= Barbara Morison =

Australian radio broadcaster

Barbara Morison is an Australian radio broadcaster based in Sydney Community Radio station 2SER FM. She specialises in Country Music, and has interviewed Willie Nelson, Kris Kristofferson, Johnny Cash, Waylon Jennings, Keith Urban, Troy Cassar-Daley and Lonnie Lee among many others.

==Work==
The host of All Kinds of Country on since 1981, she was one of the inaugural broadcasters inducted into the Australian Country Music Broadcasters Hall Of Fame in 1997, awarded the Australian Bush Balladeer Association Achievement Award for services to Australian Country Music in 2013 and the Country Music Association of Australia award for Legacy Industry in 2024.

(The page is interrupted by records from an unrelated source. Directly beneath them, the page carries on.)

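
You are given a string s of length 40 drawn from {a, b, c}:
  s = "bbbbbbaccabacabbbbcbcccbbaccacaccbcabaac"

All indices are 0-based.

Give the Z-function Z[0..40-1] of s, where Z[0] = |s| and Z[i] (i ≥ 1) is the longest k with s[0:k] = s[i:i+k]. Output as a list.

[40, 5, 4, 3, 2, 1, 0, 0, 0, 0, 1, 0, 0, 0, 4, 3, 2, 1, 0, 1, 0, 0, 0, 2, 1, 0, 0, 0, 0, 0, 0, 0, 0, 1, 0, 0, 1, 0, 0, 0]

Z[0]=40
i=1: fresh scan; Z[1]=5 scan→box=[1,6)
i=2: min(r-i=4, Z[1]=5)=4; Z[2]=4
i=3: min(r-i=3, Z[2]=4)=3; Z[3]=3
i=4: min(r-i=2, Z[3]=3)=2; Z[4]=2
i=5: min(r-i=1, Z[4]=2)=1; Z[5]=1
i=6: fresh scan; Z[6]=0
i=7: fresh scan; Z[7]=0
i=8: fresh scan; Z[8]=0
i=9: fresh scan; Z[9]=0
i=10: fresh scan; Z[10]=1 scan→box=[10,11)
i=11: fresh scan; Z[11]=0
i=12: fresh scan; Z[12]=0
i=13: fresh scan; Z[13]=0
i=14: fresh scan; Z[14]=4 scan→box=[14,18)
i=15: min(r-i=3, Z[1]=5)=3; Z[15]=3
i=16: min(r-i=2, Z[2]=4)=2; Z[16]=2
i=17: min(r-i=1, Z[3]=3)=1; Z[17]=1
i=18: fresh scan; Z[18]=0
i=19: fresh scan; Z[19]=1 scan→box=[19,20)
i=20: fresh scan; Z[20]=0
i=21: fresh scan; Z[21]=0
i=22: fresh scan; Z[22]=0
i=23: fresh scan; Z[23]=2 scan→box=[23,25)
i=24: min(r-i=1, Z[1]=5)=1; Z[24]=1
i=25: fresh scan; Z[25]=0
i=26: fresh scan; Z[26]=0
i=27: fresh scan; Z[27]=0
i=28: fresh scan; Z[28]=0
i=29: fresh scan; Z[29]=0
i=30: fresh scan; Z[30]=0
i=31: fresh scan; Z[31]=0
i=32: fresh scan; Z[32]=0
i=33: fresh scan; Z[33]=1 scan→box=[33,34)
i=34: fresh scan; Z[34]=0
i=35: fresh scan; Z[35]=0
i=36: fresh scan; Z[36]=1 scan→box=[36,37)
i=37: fresh scan; Z[37]=0
i=38: fresh scan; Z[38]=0
i=39: fresh scan; Z[39]=0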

Morison began broadcasting as a school girl with her mother Irene Morison and later with her faithful dog Diesel, and has been a vital connection for audiences and industry to find each other and build the Australian country music scene locally. She has also championed the best of international country music for Australian audiences. She has also regularly reported on the Tamworth Country Music Festival.

==Irene Morison==
Barbara's mother Irene Morison was also a champion of Australian Country music, privately fundraising in 1991 to have a bust of Buddy Williams produced for the Pioneer's Parader in Tamworth. The bust was the first of a collection that is now a drawcard for the Tamworth Country Music Festival, and has since been followed by busts for Tex Morton, Gordon Parsons, Stan Coster, Shirley Thoms, Reg Lindsay, Jimmy Little, Chad Morgan and others.